いまさら説明不要ではあるが、100周年記念作の公開というこの機会に、ざっくりとディズニーの歴史をたどっていこう。その始まりは、1923年10月16日に設立された「ディズニー・ブラザーズ・カートゥーン・スタジオ」。最初に送りだされた作品はウォルト・ディズニーが前身の「ラフォグラム・フィルム」時代に制作した『アリスの不思議な国』(1923)であった。これは実写とアニメの融合作品で、「アリス・コメディ」としてシリーズ化されていく。
その後は「オズワルド・ザ・ラッキーラビット」シリーズなど数々のアニメシリーズが生まれ、『蒸気船ウィリー』(1928)であのミッキーマウスが登場。瞬く間にアメリカ中の人気を獲得することになる。1937年に世界初のカラー長編アニメ映画『白雪姫』(37)が公開され記録的ヒットとなり、1950年にはディズニー社初の全編実写長編映画『宝島』(50)が公開。1955年にアナハイムにディズニーランドがオープンするなど、事業の拡大と共にエンタメ界での地位は不動のものになる。
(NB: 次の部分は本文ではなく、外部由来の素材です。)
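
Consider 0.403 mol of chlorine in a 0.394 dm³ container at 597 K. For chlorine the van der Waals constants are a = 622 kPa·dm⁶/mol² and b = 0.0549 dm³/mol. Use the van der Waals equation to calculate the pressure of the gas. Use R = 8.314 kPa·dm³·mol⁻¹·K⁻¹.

P ≈ 4728 kPa

P = nRT/(V − nb) − a n²/V²
nRT/(V − nb) = (0.403)(8.314)(597)/(0.394 − 0.403×0.0549) = 2000.3/0.37188 = 5378.9 kPa
a n²/V² = (622)(0.403)²/(0.394)² = 650.74 kPa
P = 5378.9 − 650.74 = 4728 kPa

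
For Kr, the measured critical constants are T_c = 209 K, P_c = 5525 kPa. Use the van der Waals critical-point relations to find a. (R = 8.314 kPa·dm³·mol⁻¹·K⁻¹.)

From T_c = 8a/(27Rb) and P_c = a/(27b²): a = 27 R² T_c²/(64 P_c).
a = 27×(8.314)²×(209)²/(64×5525) = 81522291/353600 = 230.5 kPa·dm⁶/mol²

a ≈ 230.5 kPa·dm⁶/mol²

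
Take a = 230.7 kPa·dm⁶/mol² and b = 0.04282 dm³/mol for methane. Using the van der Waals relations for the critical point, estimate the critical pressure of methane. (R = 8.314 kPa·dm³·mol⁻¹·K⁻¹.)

P_c ≈ 4660 kPa

For a van der Waals gas, P_c = a/(27b²).
P_c = 230.7/(27×(0.04282)²) = 230.7/0.049506 = 4660 kPa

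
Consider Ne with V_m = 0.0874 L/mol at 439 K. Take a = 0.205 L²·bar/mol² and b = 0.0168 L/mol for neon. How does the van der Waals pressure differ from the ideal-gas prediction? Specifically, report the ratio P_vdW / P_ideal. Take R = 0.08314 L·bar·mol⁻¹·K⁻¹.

P_vdW / P_ideal ≈ 1.174

Ideal: P_ideal = RT/V_m = (0.08314)(439)/0.0874 = 417.603 bar
vdW: P = RT/(V_m − b) − a/V_m² = 36.4985/0.0706000 − 0.205/0.00763876 = 516.976 − 26.8368 = 490.139 bar
Ratio = 490.139/417.603 = 1.174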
1966年にウォルト・ディズニーが死去して以降、1980年代までの長きにわたって人気が低迷した期間が続いたものの、“ディズニー・ルネサンス”の到来によって復活。代表的な作品はまだまだ数えきれないほどあるが、挙げていけばきりがない。関連スタジオも含めれば、実写やアニメ、長編短編も合わせて1000以上の作品が存在しており、世界のアニメーション史、映画史、あるいはエンタメ史においてこれほど重要な企業はほかにないだろう。
これまでもディズニー社の節目となる作品はいくつもあった。例えば『ピーター・パン』(53)は30周年の記念作であり、ウォルトの死後にプロジェクトがスタートした最初の作品『ロビン・フッド』(73)は50周年の年に生まれ、そして『アナと雪の女王』(13)は90周年の年に作られたスタジオ最大のヒット作だ。今回の『ウィッシュ』は100年という非常に大きな節目であり、ウォルト・ディズニー・アニメーション・スタジオにとっては62本目の長編作品となる。
実は日本よりも先に公開された北米では、100周年記念作という大きな期待とは裏腹に、あまり芳しい興行成績をあげられておらず、初週末の興行収入ランキングはまさかの3位スタート、4週目でようやく興収5000万ドルに乗り上げたところだ。その背景には、コロナ禍によって劇場と配信との距離感が大きく変わってしまったことがあげられ、メインの客層であるファミリー層を劇場に呼び戻すのにかなりの苦戦を強いられていると報じられている。
しかし日本では、近年のディズニー作品のなかでも指折りの好スタートを切ることに成功した。それはやはり、“ディズニーらしさ”が全面にあふれたファンタジー世界に、アーシャという新たなディズニー・ヒロインの登場、そして耳馴染みの良いミュージカル要素と、これまで日本で愛されてきたディズニー作品の特徴が凝縮されているからであろう。まさに日本の観客の多くがディズニー作品に求めてきた“王道”。ここからの年末年始、さらに成績を伸ばすことは確実だ。